Independent Bill Walker used to be a Republican, remains socially conservative, and is a deficit hawk promising to cut spending and raise taxes on somebody to balance the budget. So this put Democrats in a curious position of supporting a social conservative in order to break into Alaska's Republican-dominated state house. Moreover, Republicans find themselves walking the fine line of pointing out Walker's stances on abortion and gay marriage to Democrats without offending socially conservative Parnell voters.
In Florida a former and current governor are in a tight race tomorrow, with enough irritated voters that the libertarian candidate pulls about 7 percent of the likely vote. Polls show former governor Republican-turned-Democrat Charlie Crist with an average of 42 percent of the vote, incumbent Republican Rick Scott with 41.2 percent and libertarian candidate Adrian Wyllie with 7 percent.
Voters are disillusioned with both candidates, perhaps because neither can claim outsider status having both filled the office before. Moreover, both Scott and Crist are underwater on their favorables (Scott 48 to 41, Crist 47 to 40). Consequently, the race has considerably more undecided voters than usual. Political Science Professor Susan MacManus argues that ultimately voters will decide the Florida governor's race based not on whom they like, but whom they dislike less.
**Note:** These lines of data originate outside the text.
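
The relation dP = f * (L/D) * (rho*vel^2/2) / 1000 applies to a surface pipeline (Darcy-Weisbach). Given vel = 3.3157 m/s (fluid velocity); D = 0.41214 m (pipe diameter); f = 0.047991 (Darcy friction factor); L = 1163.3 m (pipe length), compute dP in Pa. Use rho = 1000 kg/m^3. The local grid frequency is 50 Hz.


dP = f * (L/D) * (rho*vel^2/2) / 1000
dP = 0.047991 * (1163.3/0.41214) * (1000*3.3157^2/2) / 1000
dP = 744.6072 kPa
Convert: 744.6072 kPa * 1000.0 = 7.4461e+05 Pa
dP = 7.4461e+05 Pa


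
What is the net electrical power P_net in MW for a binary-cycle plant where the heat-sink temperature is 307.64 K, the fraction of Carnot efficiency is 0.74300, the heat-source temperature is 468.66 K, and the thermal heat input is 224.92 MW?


Step 1: eta = (1 - Tc/Th)*f = (1 - 307.64/468.66)*0.743 = 0.2552764
Step 2: P_net = eta * Q_in = 0.2552764 * 224.92 = 57.417 MW
P_net = 57.417 MW


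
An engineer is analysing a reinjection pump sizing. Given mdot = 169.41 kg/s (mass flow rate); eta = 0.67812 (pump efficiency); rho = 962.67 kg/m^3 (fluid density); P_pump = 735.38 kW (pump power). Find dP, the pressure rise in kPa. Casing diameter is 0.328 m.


dP = P_pump * rho * eta / mdot
dP = 735.38 * 962.67 * 0.67812 / 169.41
dP = 2833.7 kPa


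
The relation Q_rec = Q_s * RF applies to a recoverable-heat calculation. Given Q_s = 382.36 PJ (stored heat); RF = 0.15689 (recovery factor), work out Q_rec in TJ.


Q_rec = Q_s * RF
Q_rec = 382.36 * 0.15689
Q_rec = 59.98846 PJ
Convert: 59.98846 PJ * 1000.0 = 59988 TJ
Q_rec = 59988 TJ


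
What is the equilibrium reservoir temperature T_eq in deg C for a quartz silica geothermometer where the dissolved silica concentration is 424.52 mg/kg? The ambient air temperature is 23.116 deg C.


T_eq = 1309 / (5.19 - log10(SiO2)) - 273.15
T_eq = 1309 / (5.19 - log10(424.52)) - 273.15
T_eq = 237.76 deg C


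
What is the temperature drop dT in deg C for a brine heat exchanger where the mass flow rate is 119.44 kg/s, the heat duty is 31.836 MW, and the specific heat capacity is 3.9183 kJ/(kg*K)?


dT = Q * 1000 / (mdot * cp)
dT = 31.836 * 1000 / (119.44 * 3.9183)
dT = 68.02539 K
Convert (temperature difference, 1 K = 1 deg C): 68.02539 K = 68.02539 deg C
dT = 68.025 deg C


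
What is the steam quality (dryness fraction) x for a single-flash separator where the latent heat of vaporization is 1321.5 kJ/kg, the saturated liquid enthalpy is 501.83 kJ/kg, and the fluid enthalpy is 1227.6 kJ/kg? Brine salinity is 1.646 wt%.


x = (h - hf) / hfg
x = (1227.6 - 501.83) / 1321.5
x = 0.54920


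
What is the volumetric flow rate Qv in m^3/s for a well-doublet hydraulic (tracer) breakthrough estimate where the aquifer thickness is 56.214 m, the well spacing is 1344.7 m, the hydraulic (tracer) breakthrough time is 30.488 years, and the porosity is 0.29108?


Qv = pi*hr*phi*L^2 / (3*t_bt*365.25*86400)
Qv = pi*56.214*0.29108*1344.7^2 / (3*30.488*365.25*86400)
Qv = 0.032204 m^3/s


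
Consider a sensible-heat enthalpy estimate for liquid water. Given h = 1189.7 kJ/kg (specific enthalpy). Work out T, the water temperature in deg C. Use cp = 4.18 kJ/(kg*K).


T = h / cp
T = 1189.7 / 4.18
T = 284.62 deg C


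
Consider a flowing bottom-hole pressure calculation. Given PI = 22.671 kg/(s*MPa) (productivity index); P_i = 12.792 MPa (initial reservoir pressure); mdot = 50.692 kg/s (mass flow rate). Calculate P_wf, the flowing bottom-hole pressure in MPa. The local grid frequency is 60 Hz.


P_wf = P_i - mdot / PI
P_wf = 12.792 - 50.692 / 22.671
P_wf = 10.556 MPa


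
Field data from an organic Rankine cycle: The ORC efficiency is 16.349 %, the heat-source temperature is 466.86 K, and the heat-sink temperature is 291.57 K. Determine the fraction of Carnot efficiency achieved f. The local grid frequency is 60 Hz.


f = (eta_orc/100) / (1 - Tc/Th)
f = (16.349/100) / (1 - 291.57/466.86)
f = 0.43543


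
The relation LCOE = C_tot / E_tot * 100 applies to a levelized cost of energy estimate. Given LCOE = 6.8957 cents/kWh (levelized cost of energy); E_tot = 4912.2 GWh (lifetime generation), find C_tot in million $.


C_tot = LCOE / 100 * E_tot
C_tot = 6.8957 / 100 * 4912.2
C_tot = 338.73 million $


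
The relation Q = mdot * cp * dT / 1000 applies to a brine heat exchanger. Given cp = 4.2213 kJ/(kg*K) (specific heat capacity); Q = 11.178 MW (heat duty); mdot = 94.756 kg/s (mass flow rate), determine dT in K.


dT = Q * 1000 / (mdot * cp)
dT = 11.178 * 1000 / (94.756 * 4.2213)
dT = 27.945 K


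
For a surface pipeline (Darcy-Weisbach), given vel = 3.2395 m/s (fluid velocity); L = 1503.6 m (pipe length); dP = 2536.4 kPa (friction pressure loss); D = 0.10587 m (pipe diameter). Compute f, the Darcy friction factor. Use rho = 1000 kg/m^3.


f = dP*1000 / ((L/D)*(rho*vel^2/2))
f = 2536.4*1000 / ((1503.6/0.10587)*(1000*3.2395^2/2))
f = 0.034036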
While undecided voters and independents tend to tilt toward Crist in this race, libertarian candidate Wyllie pulls voters from both Crist and Scott, although slightly more from Scott. For instance, a St. Leo University poll finds Crist with 43 percent, Scott with 40 percent, and Adrian Wyllie with 8 percent. However, if no libertarian candidate were in the race, Scott would receive a 5-point bump and Crist a 2-point bump, tying at 45 percent each. Interestingly, while Scott struggles with a major gender gap (35% to Crist's 50%) men and women are equally likely to support the libertarian (about 7%). White and Hispanic Americans are also equally likely to support the libertarian (9 percent). Young people (14%) are twice as likely as those over 40 (7%) to favor Wyllie. However, with Wyllie out of the race, most of these younger voters choose Scott over Crist.
Rick Scott was initially swept into power riding the 2010 tea party wave, and has managed to keep grassroots conservatives only marginally pleased with his tenure. In contrast to the several toss up senate races, Scott has not enlisted the help of tea party favorites like Sen. Ted Cruz and former Alaska Gov. Sarah Palin. Instead, he has sought the support of Louisiana Gov. Bobby Jindal, New Jersey Gov. Chris Christie, former Florida Gov. Jeb Bush, and Texas Gov. Rick Perry, indicating he's trying to reach more moderate voters.
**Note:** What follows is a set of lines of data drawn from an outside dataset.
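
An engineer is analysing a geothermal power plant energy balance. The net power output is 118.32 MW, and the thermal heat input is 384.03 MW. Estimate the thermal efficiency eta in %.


eta = W_net / Q_in * 100
eta = 118.32 / 384.03 * 100
eta = 30.810 %


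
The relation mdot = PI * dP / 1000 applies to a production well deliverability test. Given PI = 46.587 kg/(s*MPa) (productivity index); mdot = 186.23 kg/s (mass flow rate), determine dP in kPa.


dP = mdot * 1000 / PI
dP = 186.23 * 1000 / 46.587
dP = 3997.5 kPa


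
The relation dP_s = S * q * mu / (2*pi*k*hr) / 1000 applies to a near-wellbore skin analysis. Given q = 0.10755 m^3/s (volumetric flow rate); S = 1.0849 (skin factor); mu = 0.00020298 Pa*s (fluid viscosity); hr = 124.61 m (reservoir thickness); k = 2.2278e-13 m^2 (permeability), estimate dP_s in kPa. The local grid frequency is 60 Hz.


dP_s = S * q * mu / (2*pi*k*hr) / 1000
dP_s = 1.0849 * 0.10755 * 0.00020298 / (2*pi*2.2278e-13*124.61) / 1000
dP_s = 135.78 kPa


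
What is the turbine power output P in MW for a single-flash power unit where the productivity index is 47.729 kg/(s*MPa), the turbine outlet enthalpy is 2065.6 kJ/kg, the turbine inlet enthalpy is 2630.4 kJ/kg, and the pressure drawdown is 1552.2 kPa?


Step 1: mdot = PI * dP / 1000 = 47.729 * 1552.2 / 1000 = 74.08495 kg/s
Step 2: P = mdot*(h_in - h_out)/1000 = 74.08495*(2630.4 - 2065.6)/1000 = 41.843 MW
P = 41.843 MW


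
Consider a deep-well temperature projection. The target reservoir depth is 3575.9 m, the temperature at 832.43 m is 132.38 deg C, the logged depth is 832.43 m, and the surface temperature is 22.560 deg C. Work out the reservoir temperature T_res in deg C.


Step 1: grad = (T_d1 - T_surf)/d1 * 1000 = (132.38 - 22.56)/832.43 * 1000 = 131.9270 deg C/km
Step 2: T_res = T_surf + grad*d2/1000 = 22.56 + 131.9270*3575.9/1000 = 494.32 deg C
T_res = 494.32 deg C


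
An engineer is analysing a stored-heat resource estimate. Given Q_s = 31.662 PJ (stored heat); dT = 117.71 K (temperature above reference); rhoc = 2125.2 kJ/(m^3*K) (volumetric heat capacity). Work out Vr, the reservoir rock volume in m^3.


Vr = Q_s * 1e12 / (rhoc * dT)
Vr = 31.662 * 1e12 / (2125.2 * 117.71)
Vr = 1.2657e+08 m^3


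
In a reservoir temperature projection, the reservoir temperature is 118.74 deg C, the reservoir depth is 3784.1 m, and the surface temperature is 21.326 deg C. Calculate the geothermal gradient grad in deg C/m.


grad = (T_res - T_surf) / d * 1000
grad = (118.74 - 21.326) / 3784.1 * 1000
grad = 25.74298 deg C/km
Convert: 25.74298 deg C/km * 0.001 = 0.025743 deg C/m
grad = 0.025743 deg C/m


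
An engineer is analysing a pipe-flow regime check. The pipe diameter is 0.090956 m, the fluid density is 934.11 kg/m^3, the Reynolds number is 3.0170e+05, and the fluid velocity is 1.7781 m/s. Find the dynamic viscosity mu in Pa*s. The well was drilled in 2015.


mu = rho * vel * D / Re
mu = 934.11 * 1.7781 * 0.090956 / 3.0170e+05
mu = 0.00050074 Pa*s


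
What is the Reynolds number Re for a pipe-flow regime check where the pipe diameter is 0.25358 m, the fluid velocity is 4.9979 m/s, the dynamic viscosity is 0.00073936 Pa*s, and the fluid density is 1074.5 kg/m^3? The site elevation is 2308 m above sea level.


Re = rho * vel * D / mu
Re = 1074.5 * 4.9979 * 0.25358 / 0.00073936
Re = 1.8418e+06


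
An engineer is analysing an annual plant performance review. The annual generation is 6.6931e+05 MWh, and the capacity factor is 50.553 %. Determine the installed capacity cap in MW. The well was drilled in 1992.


cap = E_a / (CF/100 * 8760)
cap = 6.6931e+05 / (50.553/100 * 8760)
cap = 151.14 MW


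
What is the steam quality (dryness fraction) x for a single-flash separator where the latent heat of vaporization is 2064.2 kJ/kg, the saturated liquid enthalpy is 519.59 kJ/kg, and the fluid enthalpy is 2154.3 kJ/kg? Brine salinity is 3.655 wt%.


x = (h - hf) / hfg
x = (2154.3 - 519.59) / 2064.2
x = 0.79193


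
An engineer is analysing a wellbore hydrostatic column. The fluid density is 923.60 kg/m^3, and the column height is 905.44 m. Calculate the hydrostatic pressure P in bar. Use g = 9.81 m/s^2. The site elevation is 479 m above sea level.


P = rho * g * h / 1e6
P = 923.60 * 9.81 * 905.44 / 1e6
P = 8.203754 MPa
Convert: 8.203754 MPa * 10.0 = 82.038 bar
P = 82.038 bar


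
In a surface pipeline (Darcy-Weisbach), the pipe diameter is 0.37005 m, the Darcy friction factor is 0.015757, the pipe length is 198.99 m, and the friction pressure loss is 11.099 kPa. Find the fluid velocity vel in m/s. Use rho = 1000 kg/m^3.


vel = sqrt(dP*1000*2*D / (f*L*rho))
vel = sqrt(11.099*1000*2*0.37005 / (0.015757*198.99*1000))
vel = 1.6186 m/s


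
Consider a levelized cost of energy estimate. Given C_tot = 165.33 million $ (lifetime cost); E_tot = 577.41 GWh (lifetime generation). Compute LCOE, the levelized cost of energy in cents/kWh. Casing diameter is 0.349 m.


LCOE = C_tot / E_tot * 100
LCOE = 165.33 / 577.41 * 100
LCOE = 28.633 cents/kWh


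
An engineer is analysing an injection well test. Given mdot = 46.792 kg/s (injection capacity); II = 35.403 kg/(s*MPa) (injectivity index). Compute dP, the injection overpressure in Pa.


dP = mdot * 1000 / II
dP = 46.792 * 1000 / 35.403
dP = 1321.696 kPa
Convert: 1321.696 kPa * 1000.0 = 1.3217e+06 Pa
dP = 1.3217e+06 Pa


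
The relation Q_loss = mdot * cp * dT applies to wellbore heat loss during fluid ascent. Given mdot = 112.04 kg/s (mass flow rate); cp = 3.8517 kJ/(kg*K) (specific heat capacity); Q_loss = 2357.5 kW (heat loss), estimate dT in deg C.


dT = Q_loss / (mdot * cp)
dT = 2357.5 / (112.04 * 3.8517)
dT = 5.462936 K
Convert (temperature difference, 1 K = 1 deg C): 5.462936 K = 5.462936 deg C
dT = 5.4629 deg C


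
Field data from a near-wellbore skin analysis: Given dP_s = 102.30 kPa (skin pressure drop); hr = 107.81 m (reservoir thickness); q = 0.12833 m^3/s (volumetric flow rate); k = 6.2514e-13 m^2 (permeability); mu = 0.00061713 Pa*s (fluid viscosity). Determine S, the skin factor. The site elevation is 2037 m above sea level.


S = dP_s * 1000 * 2*pi*k*hr / (q*mu)
S = 102.30 * 1000 * 2*pi*6.2514e-13*107.81 / (0.12833*0.00061713)
S = 0.54700


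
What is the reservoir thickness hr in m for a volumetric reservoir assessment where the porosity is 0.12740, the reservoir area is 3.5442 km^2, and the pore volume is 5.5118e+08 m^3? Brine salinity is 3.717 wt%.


hr = Vp / (A * 1e6 * phi)
hr = 5.5118e+08 / (3.5442 * 1e6 * 0.12740)
hr = 1220.7 m


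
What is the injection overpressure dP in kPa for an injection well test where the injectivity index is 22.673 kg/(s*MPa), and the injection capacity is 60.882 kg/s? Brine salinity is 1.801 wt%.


dP = mdot * 1000 / II
dP = 60.882 * 1000 / 22.673
dP = 2685.2 kPa


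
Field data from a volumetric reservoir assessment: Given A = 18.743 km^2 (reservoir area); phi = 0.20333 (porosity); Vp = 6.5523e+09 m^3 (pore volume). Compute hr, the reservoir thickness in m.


hr = Vp / (A * 1e6 * phi)
hr = 6.5523e+09 / (18.743 * 1e6 * 0.20333)
hr = 1719.3 m


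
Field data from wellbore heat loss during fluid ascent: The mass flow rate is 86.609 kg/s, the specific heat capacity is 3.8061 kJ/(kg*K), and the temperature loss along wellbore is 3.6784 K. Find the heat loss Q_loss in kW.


Q_loss = mdot * cp * dT
Q_loss = 86.609 * 3.8061 * 3.6784
Q_loss = 1212.6 kW


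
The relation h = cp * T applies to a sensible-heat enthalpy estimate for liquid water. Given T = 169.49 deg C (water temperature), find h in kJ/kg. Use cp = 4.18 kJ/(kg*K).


h = cp * T
h = 4.18 * 169.49
h = 708.47 kJ/kg


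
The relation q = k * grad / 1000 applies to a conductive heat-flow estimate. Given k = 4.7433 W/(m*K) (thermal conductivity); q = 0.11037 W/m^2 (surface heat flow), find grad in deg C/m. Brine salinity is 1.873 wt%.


grad = q * 1000 / k
grad = 0.11037 * 1000 / 4.7433
grad = 23.26861 deg C/km
Convert: 23.26861 deg C/km * 0.001 = 0.023269 deg C/m
grad = 0.023269 deg C/m


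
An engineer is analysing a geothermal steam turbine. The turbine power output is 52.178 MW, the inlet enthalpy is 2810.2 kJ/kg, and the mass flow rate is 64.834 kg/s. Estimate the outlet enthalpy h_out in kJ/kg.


h_out = h_in - P * 1000 / mdot
h_out = 2810.2 - 52.178 * 1000 / 64.834
h_out = 2005.4 kJ/kg


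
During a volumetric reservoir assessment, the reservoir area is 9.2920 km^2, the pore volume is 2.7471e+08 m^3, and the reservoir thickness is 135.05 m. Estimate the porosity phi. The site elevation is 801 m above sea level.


phi = Vp / (A * 1e6 * hr)
phi = 2.7471e+08 / (9.2920 * 1e6 * 135.05)
phi = 0.21891


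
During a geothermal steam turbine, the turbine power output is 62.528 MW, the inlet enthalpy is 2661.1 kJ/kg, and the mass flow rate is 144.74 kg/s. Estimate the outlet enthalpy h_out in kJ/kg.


h_out = h_in - P * 1000 / mdot
h_out = 2661.1 - 62.528 * 1000 / 144.74
h_out = 2229.1 kJ/kg


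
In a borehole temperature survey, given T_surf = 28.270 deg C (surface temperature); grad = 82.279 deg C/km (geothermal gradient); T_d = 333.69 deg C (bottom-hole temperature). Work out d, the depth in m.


d = (T_d - T_surf) / grad * 1000
d = (333.69 - 28.270) / 82.279 * 1000
d = 3712.0 m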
Charlie Crist has sought the help of Vice President Joe Biden on the campaign trail, and Rev. Al Sharpton and Rev. Jesse Jackson signaling his attempt to turn out more left-of-center voters.
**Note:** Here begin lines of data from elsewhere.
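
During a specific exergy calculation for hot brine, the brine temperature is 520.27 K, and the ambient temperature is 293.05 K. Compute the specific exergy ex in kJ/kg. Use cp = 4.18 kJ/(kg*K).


ex = cp * ((T_b - T_0) - T_0 * ln(T_b/T_0))
ex = 4.18 * ((520.27 - 293.05) - 293.05 * ln(520.27/293.05))
ex = 246.65 kJ/kg


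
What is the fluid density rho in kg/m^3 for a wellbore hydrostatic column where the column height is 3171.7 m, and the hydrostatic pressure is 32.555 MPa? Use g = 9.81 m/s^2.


rho = P * 1e6 / (g * h)
rho = 32.555 * 1e6 / (9.81 * 3171.7)
rho = 1046.3 kg/m^3


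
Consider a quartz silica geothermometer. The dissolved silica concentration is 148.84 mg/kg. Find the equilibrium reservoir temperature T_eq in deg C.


T_eq = 1309 / (5.19 - log10(SiO2)) - 273.15
T_eq = 1309 / (5.19 - log10(148.84)) - 273.15
T_eq = 160.68 deg C


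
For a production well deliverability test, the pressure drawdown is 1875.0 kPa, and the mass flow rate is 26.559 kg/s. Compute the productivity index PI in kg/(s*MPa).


PI = mdot * 1000 / dP
PI = 26.559 * 1000 / 1875.0
PI = 14.165 kg/(s*MPa)


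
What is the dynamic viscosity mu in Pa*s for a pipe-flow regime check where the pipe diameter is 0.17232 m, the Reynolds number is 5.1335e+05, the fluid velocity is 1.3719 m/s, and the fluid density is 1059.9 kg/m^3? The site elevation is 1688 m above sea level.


mu = rho * vel * D / Re
mu = 1059.9 * 1.3719 * 0.17232 / 5.1335e+05
mu = 0.00048810 Pa*s


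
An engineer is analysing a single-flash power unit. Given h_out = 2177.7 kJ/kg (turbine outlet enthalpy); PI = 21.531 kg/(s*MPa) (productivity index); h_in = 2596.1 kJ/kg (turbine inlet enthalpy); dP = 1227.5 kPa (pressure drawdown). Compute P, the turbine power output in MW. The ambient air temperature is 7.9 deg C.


Step 1: mdot = PI * dP / 1000 = 21.531 * 1227.5 / 1000 = 26.42930 kg/s
Step 2: P = mdot*(h_in - h_out)/1000 = 26.42930*(2596.1 - 2177.7)/1000 = 11.058 MW
P = 11.058 MW


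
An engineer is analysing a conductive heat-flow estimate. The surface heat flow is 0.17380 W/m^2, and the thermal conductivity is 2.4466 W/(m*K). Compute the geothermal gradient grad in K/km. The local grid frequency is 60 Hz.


grad = q * 1000 / k
grad = 0.17380 * 1000 / 2.4466
grad = 71.03736 deg C/km
Convert: 71.03736 deg C/km * 1.0 = 71.037 K/km
grad = 71.037 K/km


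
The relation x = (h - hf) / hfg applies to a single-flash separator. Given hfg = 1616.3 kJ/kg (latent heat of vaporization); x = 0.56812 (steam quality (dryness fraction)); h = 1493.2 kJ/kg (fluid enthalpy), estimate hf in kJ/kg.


hf = h - x * hfg
hf = 1493.2 - 0.56812 * 1616.3
hf = 574.95 kJ/kg


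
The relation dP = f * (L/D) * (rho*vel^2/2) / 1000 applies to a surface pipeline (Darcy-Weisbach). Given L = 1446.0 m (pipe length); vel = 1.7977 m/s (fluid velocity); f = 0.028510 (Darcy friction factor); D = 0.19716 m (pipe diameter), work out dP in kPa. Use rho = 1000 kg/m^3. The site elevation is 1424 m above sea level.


dP = f * (L/D) * (rho*vel^2/2) / 1000
dP = 0.028510 * (1446.0/0.19716) * (1000*1.7977^2/2) / 1000
dP = 337.87 kPa


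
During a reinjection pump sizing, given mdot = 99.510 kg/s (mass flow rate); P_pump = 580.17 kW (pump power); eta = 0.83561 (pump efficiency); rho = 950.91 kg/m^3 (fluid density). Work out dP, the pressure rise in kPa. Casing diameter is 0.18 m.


dP = P_pump * rho * eta / mdot
dP = 580.17 * 950.91 * 0.83561 / 99.510
dP = 4632.7 kPa


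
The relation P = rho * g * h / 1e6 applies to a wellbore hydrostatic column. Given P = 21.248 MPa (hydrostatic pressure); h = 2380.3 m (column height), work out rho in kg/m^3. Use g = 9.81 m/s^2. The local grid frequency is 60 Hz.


rho = P * 1e6 / (g * h)
rho = 21.248 * 1e6 / (9.81 * 2380.3)
rho = 909.95 kg/m^3


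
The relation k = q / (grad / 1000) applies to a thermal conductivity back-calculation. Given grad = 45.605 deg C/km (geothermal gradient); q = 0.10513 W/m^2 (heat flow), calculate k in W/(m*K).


k = q / (grad / 1000)
k = 0.10513 / (45.605 / 1000)
k = 2.3052 W/(m*K)


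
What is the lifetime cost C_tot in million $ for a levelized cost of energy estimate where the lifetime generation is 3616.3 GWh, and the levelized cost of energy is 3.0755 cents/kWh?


C_tot = LCOE / 100 * E_tot
C_tot = 3.0755 / 100 * 3616.3
C_tot = 111.22 million $


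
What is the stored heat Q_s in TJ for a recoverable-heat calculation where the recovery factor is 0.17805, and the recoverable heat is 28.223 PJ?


Q_s = Q_rec / RF
Q_s = 28.223 / 0.17805
Q_s = 158.5117 PJ
Convert: 158.5117 PJ * 1000.0 = 1.5851e+05 TJ
Q_s = 1.5851e+05 TJ


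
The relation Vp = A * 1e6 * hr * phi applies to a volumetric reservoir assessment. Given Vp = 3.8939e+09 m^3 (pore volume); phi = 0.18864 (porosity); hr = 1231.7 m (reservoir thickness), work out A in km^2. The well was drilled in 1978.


A = Vp / (1e6 * hr * phi)
A = 3.8939e+09 / (1e6 * 1231.7 * 0.18864)
A = 16.759 km^2


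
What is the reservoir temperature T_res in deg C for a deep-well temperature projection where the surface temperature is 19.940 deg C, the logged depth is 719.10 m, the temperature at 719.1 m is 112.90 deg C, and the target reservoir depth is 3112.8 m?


Step 1: grad = (T_d1 - T_surf)/d1 * 1000 = (112.9 - 19.94)/719.1 * 1000 = 129.2727 deg C/km
Step 2: T_res = T_surf + grad*d2/1000 = 19.94 + 129.2727*3112.8/1000 = 422.34 deg C
T_res = 422.34 deg C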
Unlike most other races with third-party candidates, Maine's independent candidate Eliot Cutler is siphoning off votes primarily from Democratic Rep. Mike Michaud, who is in an extremely tight race with Republican incumbent Paul LePage. Real Clear Politics shows LePage with an average of 41.2 percent, Michaud with 39.8 percent, and Cutler with 12.3 percent.
Rather than having distinct issue positions, Cutler's views tend to align with the Democratic candidate Michaud, however he's proven himself a formidable campaigner and debater. Cutler is socially liberal, supports universal health care and college education, campaign finance reform, and repealing "outdated" regulations. Indeed, polls have found that on average, 64 percent of Cutler voters would pick Michaud as their second choice, and 36 percent would pick LaPage.
In efforts to win back some of these potential Michaud voters, Maine Democrats have sought to point out how Cutler is not liberal enough on public sector unions, taxes, the minimum wage, and criticized him for calling free college tuition a "gift." Michaud has brought in Democratic heavy weights, such as President Bill Clinton as well as President Barack Obama and Michelle Obama in order to court Cutler voters.
Without gaining serious traction in the polls, Cutler held a press conference last week telling his supporters to vote for someone else if they don't think he can win. This prompted Independent Sen. Angus King to shift his support to Democratic candidate Michaud.
Third party candidates in tight governors races reveal that such candidates can peel off voters from both Democratic and Republican mainstream candidates. In the last minute scramble to pick up swing voters and re-capture third party voters, partisan activists resort to crossing party lines and positions in efforts to win.